In 2011 Mexican bus line ADO (www.ado.com.mx) began offering daily express service between Belize City and Cancún, using executive-class 44-seat Mercedes buses with reserved reclining seats, air-conditioning, bathrooms, and videos. These buses leave late in the evening in both directions, allowing passengers to sleep en route and arrive early in the morning. Buses make brief stops at Playa del Carmen, Tulum, Corozal Town, and Orange Walk Town. Fare is around US$39 (BZ$78) one-way. ADO also has service to Mérida, Mexico, from Belize City.
Inexpensive public buses, also of the converted school bus variety, crisscross Guatemala, but they can be slow and extremely crowded, with a three-per-seat rule enforced. Popular destinations from Guatemala City, such as Santa Elena/Flores near Tikal, use Pullman buses, which are as well equipped as North American bus lines. Your hotel or INGUAT office can help you make arrangements. Fares on public buses in Guatemala are a bargain.

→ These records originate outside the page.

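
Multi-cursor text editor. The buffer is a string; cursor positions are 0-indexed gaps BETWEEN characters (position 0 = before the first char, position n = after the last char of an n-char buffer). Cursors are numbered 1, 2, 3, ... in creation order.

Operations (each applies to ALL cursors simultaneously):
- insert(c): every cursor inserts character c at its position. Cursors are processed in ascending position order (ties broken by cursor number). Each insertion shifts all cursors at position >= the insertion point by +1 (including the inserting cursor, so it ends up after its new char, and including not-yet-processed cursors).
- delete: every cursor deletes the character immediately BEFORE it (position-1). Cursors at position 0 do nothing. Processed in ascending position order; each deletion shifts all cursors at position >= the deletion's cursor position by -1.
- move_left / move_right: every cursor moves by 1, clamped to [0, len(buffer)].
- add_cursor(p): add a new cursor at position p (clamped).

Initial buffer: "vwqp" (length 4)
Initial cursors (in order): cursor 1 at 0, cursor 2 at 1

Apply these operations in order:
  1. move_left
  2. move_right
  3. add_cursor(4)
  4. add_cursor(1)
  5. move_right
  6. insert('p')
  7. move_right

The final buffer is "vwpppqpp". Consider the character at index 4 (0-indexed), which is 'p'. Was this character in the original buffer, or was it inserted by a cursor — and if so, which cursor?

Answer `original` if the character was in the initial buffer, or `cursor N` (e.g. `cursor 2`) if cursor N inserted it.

After op 1 (move_left): buffer="vwqp" (len 4), cursors c1@0 c2@0, authorship ....
After op 2 (move_right): buffer="vwqp" (len 4), cursors c1@1 c2@1, authorship ....
After op 3 (add_cursor(4)): buffer="vwqp" (len 4), cursors c1@1 c2@1 c3@4, authorship ....
After op 4 (add_cursor(1)): buffer="vwqp" (len 4), cursors c1@1 c2@1 c4@1 c3@4, authorship ....
After op 5 (move_right): buffer="vwqp" (len 4), cursors c1@2 c2@2 c4@2 c3@4, authorship ....
After op 6 (insert('p')): buffer="vwpppqpp" (len 8), cursors c1@5 c2@5 c4@5 c3@8, authorship ..124..3
After op 7 (move_right): buffer="vwpppqpp" (len 8), cursors c1@6 c2@6 c4@6 c3@8, authorship ..124..3
Authorship (.=original, N=cursor N): . . 1 2 4 . . 3
Index 4: author = 4

Answer: cursor 4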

In Guatemalan cities you pay the bus driver as you board. On intercity buses, fare collectors pass through the bus periodically. Buses follow loose schedules, sometimes waiting to leave until the bus fills up. On some routes the day's very last bus isn't always a sure thing. Schedules for Pullman buses are usually observed.
Reservations are usually not needed or expected in Belize or Guatemala, even for Pullman or express departures. The terminals in Belize City and some towns have ticket windows where you can pay in advance and get a reserved seat. If you board at other points, you pay the driver's assistant and take any available seat. Arrive at terminals about a half hour before departure.
James Bus Line (7 King St., Punta Gorda. 702/2049.)
Autobuses del Norte (Terminal de Buses. 502/2251-0610 in Guatemala City; 502/7924-8131 in Santa Elena, Guatemala. www.adnautobusesdelnorte.com.)
Fuente del Norte (Terminal de Buses, Santa Elena. 502/7947–7070 in Guatemala; 223/0457 Marine Terminal in Belize City; 502/7926–2999 Terminal de Buses, Santa Elena. www.grupofuentedelnorte.com.)